I batteri che vivono sul fondale marino fanno spesso affidamento ai nutrienti che precipitano dagli strati più superficiali degli oceani: quando la carcassa di un animale marino raggiunge il fondale, viene immediatamente aggredita da una serie di organismi più o meno microscopici in attesa di un pasto.
Si calcola che a circa 3-4000 metri di profondità giunga sul fondale solo una percentuale pari a 1-2% della materia organica di superficie, ma non si ha alcun dato certo sulla quantità di nutrienti che riesce a raggiungere strati più profondi, o addirittura la Fossa delle Marianne.
Dopo il prelievo del materiale fangoso che compone il fondale del Challenger Deep, il punto più profondo della Fossa, i ricercatori hanno analizzato il consumo di ossigeno dei sedimenti, un dato che può rivelare la quantità di organismi microscopici presenti nei campioni.
I livelli di ossigeno sono risultati insolitamente alti, indicando che le comunità microscopiche sono due volte più attive di quelle osservate a circa 60 km di distanza e a "soli" 6.000 metri di profondità.
"Nel punto più remoto e inospitale si può avere un'attività biologica più alta che nei dintorni" spiega Ronnie Glud, biochimico della Southern Danish University . I sedimenti hanno inoltre densità di microrganismi molto superiori ad altre località limitrofe, probabilmente perché la Fossa rappresenta una trappola naturale per tutti i sedimenti provenienti dall'alto, come accade in alcuni canyon sottomarini.
"La Fossa agisce come trappola perché si tratta di un grande buco.
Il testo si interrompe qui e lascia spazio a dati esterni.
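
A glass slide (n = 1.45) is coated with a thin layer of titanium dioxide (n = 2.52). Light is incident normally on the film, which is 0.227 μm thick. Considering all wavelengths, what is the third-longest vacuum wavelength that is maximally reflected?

At the upper boundary (n = 1.0 to n = 2.52) the reflected ray undergoes a half-wave phase shift.
At the lower boundary (n = 2.52 to n = 1.45) the reflected ray undergoes no phase shift.
Net: one phase inversion between the two reflected rays.
With one net inversion, constructive interference in reflection requires 2 n t = (m + ½) λ.
λ = 2 n t / (m + ½). The third-longest wavelength is m = 2: λ = 2 × 2.52 × 227 / 2.50 = 458 nm.

458 nm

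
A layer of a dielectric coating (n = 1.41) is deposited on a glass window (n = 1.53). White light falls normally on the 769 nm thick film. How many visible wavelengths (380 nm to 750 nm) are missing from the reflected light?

3

Ray reflecting at the top interface goes from n = 1.0 toward n = 1.41: a half-wave phase shift.
At the lower boundary (n = 1.41 to n = 1.53) the reflected ray undergoes a half-wave phase shift.
Net: no relative phase inversion (both shifts match).
With no net inversion, destructive interference in reflection requires 2 n t = (m + ½) λ.
λ = 2 n t / (m + ½) = 2169 / (m + ½) nm.
m=2: 867 nm (IR); m=3: 620 nm (visible); m=4: 482 nm (visible); m=5: 394 nm (visible); m=6: 334 nm (UV).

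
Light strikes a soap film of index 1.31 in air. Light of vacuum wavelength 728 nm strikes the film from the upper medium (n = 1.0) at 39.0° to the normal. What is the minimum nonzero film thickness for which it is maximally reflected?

Ray reflecting at the top interface goes from n = 1.0 toward n = 1.31: a half-wave phase shift.
At the lower boundary (n = 1.31 to n = 1.0) the reflected ray undergoes no phase shift.
Exactly one π shift → a net half-wave offset.
So the condition for constructive reflection is 2 n t cos θ_r = (m + ½) λ.
Snell's law: 1.0 sin 39.0° = 1.31 sin θ_r → sin θ_r = 0.480, cos θ_r = 0.877.
Minimum at m = 0: t = λ / (4 n cos θ_r) = 728 / (4 × 1.31 × 0.877) = 158 nm.

158 nm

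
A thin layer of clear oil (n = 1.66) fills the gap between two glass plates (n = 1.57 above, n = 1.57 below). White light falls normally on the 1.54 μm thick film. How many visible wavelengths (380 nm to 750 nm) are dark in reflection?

7

At the upper boundary (n = 1.57 to n = 1.66) the reflected ray undergoes a half-wave phase shift.
Bottom surface (1.66 → 1.57): reflection off a lower-index medium gives no phase shift.
Exactly one π shift → a net half-wave offset.
With one net inversion, destructive interference in reflection requires 2 n t = m λ.
λ = 2 n t / m = 5113 / m nm.
m=6: 852 nm (IR); m=7: 730 nm (visible); m=8: 639 nm (visible); m=9: 568 nm (visible); m=10: 511 nm (visible); m=11: 465 nm (visible); m=12: 426 nm (visible); m=13: 393 nm (visible); m=14: 365 nm (UV).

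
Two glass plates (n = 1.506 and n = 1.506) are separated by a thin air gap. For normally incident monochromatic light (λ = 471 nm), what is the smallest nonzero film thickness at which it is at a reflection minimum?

At the upper boundary (n = 1.506 to n = 1.0) the reflected ray undergoes no phase shift.
At the lower boundary (n = 1.0 to n = 1.506) the reflected ray undergoes a half-wave phase shift.
The two reflections differ by half a wavelength.
For dark reflection here: 2 n t = m λ.
The smallest nonzero thickness corresponds to m = 1: t = m λ / (2 n) = 1.00 × 471 / (2 × 1.0) = 236 nm.

236 nm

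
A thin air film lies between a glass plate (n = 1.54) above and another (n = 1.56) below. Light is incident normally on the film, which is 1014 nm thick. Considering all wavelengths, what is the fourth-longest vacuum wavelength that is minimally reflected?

507 nm

At the upper boundary (n = 1.54 to n = 1.0) the reflected ray undergoes no phase shift.
Ray reflecting at the bottom interface goes from n = 1.0 toward n = 1.56: a half-wave phase shift.
Exactly one π shift → a net half-wave offset.
So the condition for destructive reflection is 2 n t = m λ.
λ = 2 n t / m. The fourth-longest wavelength is m = 4: λ = 2 × 1.0 × 1014 / 4.00 = 507 nm.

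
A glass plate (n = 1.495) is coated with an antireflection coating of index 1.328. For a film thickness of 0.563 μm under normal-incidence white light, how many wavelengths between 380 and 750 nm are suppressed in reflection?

2

Ray reflecting at the top interface goes from n = 1.0 toward n = 1.328: a half-wave phase shift.
Bottom surface (1.328 → 1.495): reflection off a higher-index medium gives a half-wave phase shift.
Net: no relative phase inversion (both shifts match).
With no net inversion, destructive interference in reflection requires 2 n t = (m + ½) λ.
λ = 2 n t / (m + ½) = 1495 / (m + ½) nm.
m=1: 997 nm (IR); m=2: 598 nm (visible); m=3: 427 nm (visible); m=4: 332 nm (UV).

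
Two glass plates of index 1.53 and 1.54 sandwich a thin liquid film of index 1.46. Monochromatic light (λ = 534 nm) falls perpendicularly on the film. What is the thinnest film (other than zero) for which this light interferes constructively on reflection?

Ray reflecting at the top interface goes from n = 1.53 toward n = 1.46: no phase shift.
At the lower boundary (n = 1.46 to n = 1.54) the reflected ray undergoes a half-wave phase shift.
Exactly one π shift → a net half-wave offset.
For strong reflection here: 2 n t = (m + ½) λ.
Minimum at m = 0: t = λ / (4 n) = 534 / (4 × 1.46) = 91.4 nm.

91.4 nm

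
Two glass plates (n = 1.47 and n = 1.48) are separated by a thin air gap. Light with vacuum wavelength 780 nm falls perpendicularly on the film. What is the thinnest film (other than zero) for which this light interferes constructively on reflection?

Ray reflecting at the top interface goes from n = 1.47 toward n = 1.0: no phase shift.
Bottom surface (1.0 → 1.48): reflection off a higher-index medium gives a half-wave phase shift.
The two reflections differ by half a wavelength.
So the condition for constructive reflection is 2 n t = (m + ½) λ.
Minimum at m = 0: t = λ / (4 n) = 780 / (4 × 1.0) = 195 nm.

195 nm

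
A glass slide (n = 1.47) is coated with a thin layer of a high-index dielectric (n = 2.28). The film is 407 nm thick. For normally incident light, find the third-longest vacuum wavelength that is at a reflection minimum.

At the upper boundary (n = 1.0 to n = 2.28) the reflected ray undergoes a half-wave phase shift.
Ray reflecting at the bottom interface goes from n = 2.28 toward n = 1.47: no phase shift.
Net: one phase inversion between the two reflected rays.
With one net inversion, destructive interference in reflection requires 2 n t = m λ.
λ = 2 n t / m. The third-longest wavelength is m = 3: λ = 2 × 2.28 × 407 / 3.00 = 619 nm.

619 nm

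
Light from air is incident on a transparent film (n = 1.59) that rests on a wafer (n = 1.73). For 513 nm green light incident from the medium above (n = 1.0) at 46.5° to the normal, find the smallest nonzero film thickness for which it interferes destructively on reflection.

At the upper boundary (n = 1.0 to n = 1.59) the reflected ray undergoes a half-wave phase shift.
At the lower boundary (n = 1.59 to n = 1.73) the reflected ray undergoes a half-wave phase shift.
The two reflections carry the same phase change, so no net offset.
With no net inversion, destructive interference in reflection requires 2 n t cos θ_r = (m + ½) λ.
Snell's law: 1.0 sin 46.5° = 1.59 sin θ_r → sin θ_r = 0.456, cos θ_r = 0.890.
Minimum at m = 0: t = λ / (4 n cos θ_r) = 513 / (4 × 1.59 × 0.890) = 90.6 nm.

90.6 nm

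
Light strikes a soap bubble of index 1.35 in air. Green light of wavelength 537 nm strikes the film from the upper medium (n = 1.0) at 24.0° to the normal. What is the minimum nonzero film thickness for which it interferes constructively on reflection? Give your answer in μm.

0.104 μm

Top surface (1.0 → 1.35): reflection off a higher-index medium gives a half-wave phase shift.
Ray reflecting at the bottom interface goes from n = 1.35 toward n = 1.0: no phase shift.
The two reflections differ by half a wavelength.
With one net inversion, constructive interference in reflection requires 2 n t cos θ_r = (m + ½) λ.
Snell's law: 1.0 sin 24.0° = 1.35 sin θ_r → sin θ_r = 0.301, cos θ_r = 0.954.
Minimum at m = 0: t = λ / (4 n cos θ_r) = 537 / (4 × 1.35 × 0.954) = 104 nm.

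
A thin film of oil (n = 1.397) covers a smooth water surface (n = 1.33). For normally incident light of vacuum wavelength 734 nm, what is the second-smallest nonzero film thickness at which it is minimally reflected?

Top surface (1.0 → 1.397): reflection off a higher-index medium gives a half-wave phase shift.
Bottom surface (1.397 → 1.33): reflection off a lower-index medium gives no phase shift.
The two reflections differ by half a wavelength.
For dark reflection here: 2 n t = m λ.
The second-smallest nonzero thickness corresponds to m = 2: t = m λ / (2 n) = 2.00 × 734 / (2 × 1.397) = 525 nm.

525 nm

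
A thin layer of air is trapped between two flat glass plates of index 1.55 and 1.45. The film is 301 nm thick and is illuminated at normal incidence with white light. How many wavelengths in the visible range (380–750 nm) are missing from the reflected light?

1

Ray reflecting at the top interface goes from n = 1.55 toward n = 1.0: no phase shift.
At the lower boundary (n = 1.0 to n = 1.45) the reflected ray undergoes a half-wave phase shift.
Net: one phase inversion between the two reflected rays.
For weak reflection here: 2 n t = m λ.
λ = 2 n t / m = 602 / m nm.
m=1: 602 nm (visible); m=2: 301 nm (UV).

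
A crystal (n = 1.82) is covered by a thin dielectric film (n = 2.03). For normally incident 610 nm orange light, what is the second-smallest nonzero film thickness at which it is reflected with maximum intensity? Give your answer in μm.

At the upper boundary (n = 1.0 to n = 2.03) the reflected ray undergoes a half-wave phase shift.
Ray reflecting at the bottom interface goes from n = 2.03 toward n = 1.82: no phase shift.
Net: one phase inversion between the two reflected rays.
With one net inversion, constructive interference in reflection requires 2 n t = (m + ½) λ.
The second-smallest nonzero thickness corresponds to m = 1: t = (m + ½) λ / (2 n) = 1.50 × 610 / (2 × 2.03) = 225 nm.

0.225 μm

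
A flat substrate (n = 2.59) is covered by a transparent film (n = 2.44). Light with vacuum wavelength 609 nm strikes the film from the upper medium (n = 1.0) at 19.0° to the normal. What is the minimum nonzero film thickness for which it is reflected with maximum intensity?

Top surface (1.0 → 2.44): reflection off a higher-index medium gives a half-wave phase shift.
Ray reflecting at the bottom interface goes from n = 2.44 toward n = 2.59: a half-wave phase shift.
Net: no relative phase inversion (both shifts match).
So the condition for constructive reflection is 2 n t cos θ_r = m λ.
Snell's law: 1.0 sin 19.0° = 2.44 sin θ_r → sin θ_r = 0.133, cos θ_r = 0.991.
Minimum nonzero at m = 1: t = λ / (2 n cos θ_r) = 609 / (2 × 2.44 × 0.991) = 126 nm.

126 nm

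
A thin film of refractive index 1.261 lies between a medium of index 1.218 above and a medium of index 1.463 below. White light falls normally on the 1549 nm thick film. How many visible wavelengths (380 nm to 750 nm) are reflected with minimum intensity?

5

At the upper boundary (n = 1.218 to n = 1.261) the reflected ray undergoes a half-wave phase shift.
Ray reflecting at the bottom interface goes from n = 1.261 toward n = 1.463: a half-wave phase shift.
The two reflections carry the same phase change, so no net offset.
So the condition for destructive reflection is 2 n t = (m + ½) λ.
λ = 2 n t / (m + ½) = 3907 / (m + ½) nm.
m=4: 868 nm (IR); m=5: 710 nm (visible); m=6: 601 nm (visible); m=7: 521 nm (visible); m=8: 460 nm (visible); m=9: 411 nm (visible); m=10: 372 nm (UV).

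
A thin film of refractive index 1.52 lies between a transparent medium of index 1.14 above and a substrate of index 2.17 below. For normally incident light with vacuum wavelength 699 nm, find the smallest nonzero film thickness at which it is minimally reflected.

115 nm

Ray reflecting at the top interface goes from n = 1.14 toward n = 1.52: a half-wave phase shift.
At the lower boundary (n = 1.52 to n = 2.17) the reflected ray undergoes a half-wave phase shift.
Net: no relative phase inversion (both shifts match).
So the condition for destructive reflection is 2 n t = (m + ½) λ.
Minimum at m = 0: t = λ / (4 n) = 699 / (4 × 1.52) = 115 nm.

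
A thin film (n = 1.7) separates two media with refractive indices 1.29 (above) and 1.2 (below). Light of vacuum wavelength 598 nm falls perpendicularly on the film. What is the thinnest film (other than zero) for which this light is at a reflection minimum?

176 nm

At the upper boundary (n = 1.29 to n = 1.7) the reflected ray undergoes a half-wave phase shift.
At the lower boundary (n = 1.7 to n = 1.2) the reflected ray undergoes no phase shift.
Exactly one π shift → a net half-wave offset.
So the condition for destructive reflection is 2 n t = m λ.
Minimum nonzero at m = 1: t = λ / (2 n) = 598 / (2 × 1.7) = 176 nm.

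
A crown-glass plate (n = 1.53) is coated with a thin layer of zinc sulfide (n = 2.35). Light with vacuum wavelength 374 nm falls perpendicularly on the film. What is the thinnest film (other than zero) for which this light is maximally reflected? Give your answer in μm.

At the upper boundary (n = 1.0 to n = 2.35) the reflected ray undergoes a half-wave phase shift.
Bottom surface (2.35 → 1.53): reflection off a lower-index medium gives no phase shift.
Exactly one π shift → a net half-wave offset.
For maximum reflection here: 2 n t = (m + ½) λ.
Minimum at m = 0: t = λ / (4 n) = 374 / (4 × 2.35) = 39.8 nm.

0.0398 μm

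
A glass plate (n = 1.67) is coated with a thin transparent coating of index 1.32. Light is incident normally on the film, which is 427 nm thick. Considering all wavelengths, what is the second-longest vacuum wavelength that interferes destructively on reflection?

At the upper boundary (n = 1.0 to n = 1.32) the reflected ray undergoes a half-wave phase shift.
At the lower boundary (n = 1.32 to n = 1.67) the reflected ray undergoes a half-wave phase shift.
Net: no relative phase inversion (both shifts match).
For weak reflection here: 2 n t = (m + ½) λ.
λ = 2 n t / (m + ½). The second-longest wavelength is m = 1: λ = 2 × 1.32 × 427 / 1.50 = 752 nm.

752 nm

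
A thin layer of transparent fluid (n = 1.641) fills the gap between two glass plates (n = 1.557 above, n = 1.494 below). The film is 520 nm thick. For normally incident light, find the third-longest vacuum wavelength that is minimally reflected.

569 nm

Top surface (1.557 → 1.641): reflection off a higher-index medium gives a half-wave phase shift.
At the lower boundary (n = 1.641 to n = 1.494) the reflected ray undergoes no phase shift.
Net: one phase inversion between the two reflected rays.
For dark reflection here: 2 n t = m λ.
λ = 2 n t / m. The third-longest wavelength is m = 3: λ = 2 × 1.641 × 520 / 3.00 = 569 nm.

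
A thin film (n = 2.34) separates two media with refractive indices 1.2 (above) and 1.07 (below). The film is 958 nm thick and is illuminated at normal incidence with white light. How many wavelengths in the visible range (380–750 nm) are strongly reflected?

6

Top surface (1.2 → 2.34): reflection off a higher-index medium gives a half-wave phase shift.
Ray reflecting at the bottom interface goes from n = 2.34 toward n = 1.07: no phase shift.
Exactly one π shift → a net half-wave offset.
With one net inversion, constructive interference in reflection requires 2 n t = (m + ½) λ.
λ = 2 n t / (m + ½) = 4483 / (m + ½) nm.
m=5: 815 nm (IR); m=6: 690 nm (visible); m=7: 598 nm (visible); m=8: 527 nm (visible); m=9: 472 nm (visible); m=10: 427 nm (visible); m=11: 390 nm (visible); m=12: 359 nm (UV).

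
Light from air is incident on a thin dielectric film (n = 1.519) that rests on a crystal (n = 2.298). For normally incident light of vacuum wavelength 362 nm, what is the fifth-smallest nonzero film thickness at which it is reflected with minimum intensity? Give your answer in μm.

At the upper boundary (n = 1.0 to n = 1.519) the reflected ray undergoes a half-wave phase shift.
At the lower boundary (n = 1.519 to n = 2.298) the reflected ray undergoes a half-wave phase shift.
The two reflections carry the same phase change, so no net offset.
With no net inversion, destructive interference in reflection requires 2 n t = (m + ½) λ.
The fifth-smallest nonzero thickness corresponds to m = 4: t = (m + ½) λ / (2 n) = 4.50 × 362 / (2 × 1.519) = 536 nm.

0.536 μm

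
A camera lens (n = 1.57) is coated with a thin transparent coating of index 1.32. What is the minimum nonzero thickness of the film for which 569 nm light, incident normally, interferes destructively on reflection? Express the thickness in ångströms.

Ray reflecting at the top interface goes from n = 1.0 toward n = 1.32: a half-wave phase shift.
Ray reflecting at the bottom interface goes from n = 1.32 toward n = 1.57: a half-wave phase shift.
The two reflections carry the same phase change, so no net offset.
So the condition for destructive reflection is 2 n t = (m + ½) λ.
Minimum at m = 0: t = λ / (4 n) = 569 / (4 × 1.32) = 108 nm.

1078 Å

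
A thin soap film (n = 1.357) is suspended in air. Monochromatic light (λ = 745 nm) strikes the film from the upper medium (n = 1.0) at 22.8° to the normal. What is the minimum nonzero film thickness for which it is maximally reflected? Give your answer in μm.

0.143 μm

Ray reflecting at the top interface goes from n = 1.0 toward n = 1.357: a half-wave phase shift.
Ray reflecting at the bottom interface goes from n = 1.357 toward n = 1.0: no phase shift.
Net: one phase inversion between the two reflected rays.
So the condition for constructive reflection is 2 n t cos θ_r = (m + ½) λ.
Snell's law: 1.0 sin 22.8° = 1.357 sin θ_r → sin θ_r = 0.286, cos θ_r = 0.958.
Minimum at m = 0: t = λ / (4 n cos θ_r) = 745 / (4 × 1.357 × 0.958) = 143 nm.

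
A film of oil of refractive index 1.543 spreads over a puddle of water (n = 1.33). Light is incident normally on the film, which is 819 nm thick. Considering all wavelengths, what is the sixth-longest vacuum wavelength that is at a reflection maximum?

Ray reflecting at the top interface goes from n = 1.0 toward n = 1.543: a half-wave phase shift.
Ray reflecting at the bottom interface goes from n = 1.543 toward n = 1.33: no phase shift.
Net: one phase inversion between the two reflected rays.
With one net inversion, constructive interference in reflection requires 2 n t = (m + ½) λ.
λ = 2 n t / (m + ½). The sixth-longest wavelength is m = 5: λ = 2 × 1.543 × 819 / 5.50 = 460 nm.

460 nm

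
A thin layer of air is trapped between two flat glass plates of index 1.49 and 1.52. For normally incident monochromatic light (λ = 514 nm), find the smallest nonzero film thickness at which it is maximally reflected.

129 nm

Top surface (1.49 → 1.0): reflection off a lower-index medium gives no phase shift.
Ray reflecting at the bottom interface goes from n = 1.0 toward n = 1.52: a half-wave phase shift.
Net: one phase inversion between the two reflected rays.
So the condition for constructive reflection is 2 n t = (m + ½) λ.
Minimum at m = 0: t = λ / (4 n) = 514 / (4 × 1.0) = 129 nm.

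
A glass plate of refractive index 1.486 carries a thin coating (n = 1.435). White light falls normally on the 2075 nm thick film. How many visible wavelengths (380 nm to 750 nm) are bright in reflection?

Top surface (1.0 → 1.435): reflection off a higher-index medium gives a half-wave phase shift.
Ray reflecting at the bottom interface goes from n = 1.435 toward n = 1.486: a half-wave phase shift.
The two reflections carry the same phase change, so no net offset.
For bright reflection here: 2 n t = m λ.
λ = 2 n t / m = 5955 / m nm.
m=7: 851 nm (IR); m=8: 744 nm (visible); m=9: 662 nm (visible); m=10: 596 nm (visible); m=11: 541 nm (visible); m=12: 496 nm (visible); m=13: 458 nm (visible); m=14: 425 nm (visible); m=15: 397 nm (visible); m=16: 372 nm (UV).

8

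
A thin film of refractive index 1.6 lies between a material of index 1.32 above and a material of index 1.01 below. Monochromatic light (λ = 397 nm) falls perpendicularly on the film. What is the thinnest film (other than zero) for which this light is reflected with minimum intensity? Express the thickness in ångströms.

1241 Å

Ray reflecting at the top interface goes from n = 1.32 toward n = 1.6: a half-wave phase shift.
Ray reflecting at the bottom interface goes from n = 1.6 toward n = 1.01: no phase shift.
Net: one phase inversion between the two reflected rays.
For dark reflection here: 2 n t = m λ.
Minimum nonzero at m = 1: t = λ / (2 n) = 397 / (2 × 1.6) = 124 nm.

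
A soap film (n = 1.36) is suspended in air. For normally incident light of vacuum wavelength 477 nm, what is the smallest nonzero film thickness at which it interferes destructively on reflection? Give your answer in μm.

0.175 μm

Top surface (1.0 → 1.36): reflection off a higher-index medium gives a half-wave phase shift.
At the lower boundary (n = 1.36 to n = 1.0) the reflected ray undergoes no phase shift.
Exactly one π shift → a net half-wave offset.
With one net inversion, destructive interference in reflection requires 2 n t = m λ.
The smallest nonzero thickness corresponds to m = 1: t = m λ / (2 n) = 1.00 × 477 / (2 × 1.36) = 175 nm.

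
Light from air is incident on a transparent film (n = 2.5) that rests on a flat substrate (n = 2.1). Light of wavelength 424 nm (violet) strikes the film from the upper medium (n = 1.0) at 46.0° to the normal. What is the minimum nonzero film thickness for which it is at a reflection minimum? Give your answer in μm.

0.0885 μm

Ray reflecting at the top interface goes from n = 1.0 toward n = 2.5: a half-wave phase shift.
At the lower boundary (n = 2.5 to n = 2.1) the reflected ray undergoes no phase shift.
Net: one phase inversion between the two reflected rays.
So the condition for destructive reflection is 2 n t cos θ_r = m λ.
Snell's law: 1.0 sin 46.0° = 2.5 sin θ_r → sin θ_r = 0.288, cos θ_r = 0.958.
Minimum nonzero at m = 1: t = λ / (2 n cos θ_r) = 424 / (2 × 2.5 × 0.958) = 88.5 nm.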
Se c'è un buco in giardino, tenderà a riempirsi perché le cose che gli si avvicinano tenderanno a caderci dentro, e lo stesso vale per il fondale marino" sostiene Glud. La regione, inoltre, si trova in corrispondenza della sovrapposizione di due placche tettoniche, i cui movimenti possono provocare enormi frane di fango che trasportano grandi quantità di sedimenti verso il basso.
Ma i movimenti tettonici sono incostanti, e potrebbero non garantire il giusto ricambio di nutrienti necessario a questi microrganismi per sopravvivere. E' possibile, quindi, che queste creature non facciano affidamento sul materiale organico che precipita dall'alto, ma su altri processi chimici non ancora chiari.
Un esempio potrebbero essere le comunità microscopiche recentemente scoperte all'interno della crosta terrestre, a profondità comprese tra i 300 e i 600 metri dal fondale marino. Apparentemente, questi microrganismi sopravviverebbero traendo energia da alcune reazioni chimiche tra acqua e roccia, invece che fare affidamento sul materiale organico piovuto dall'alto.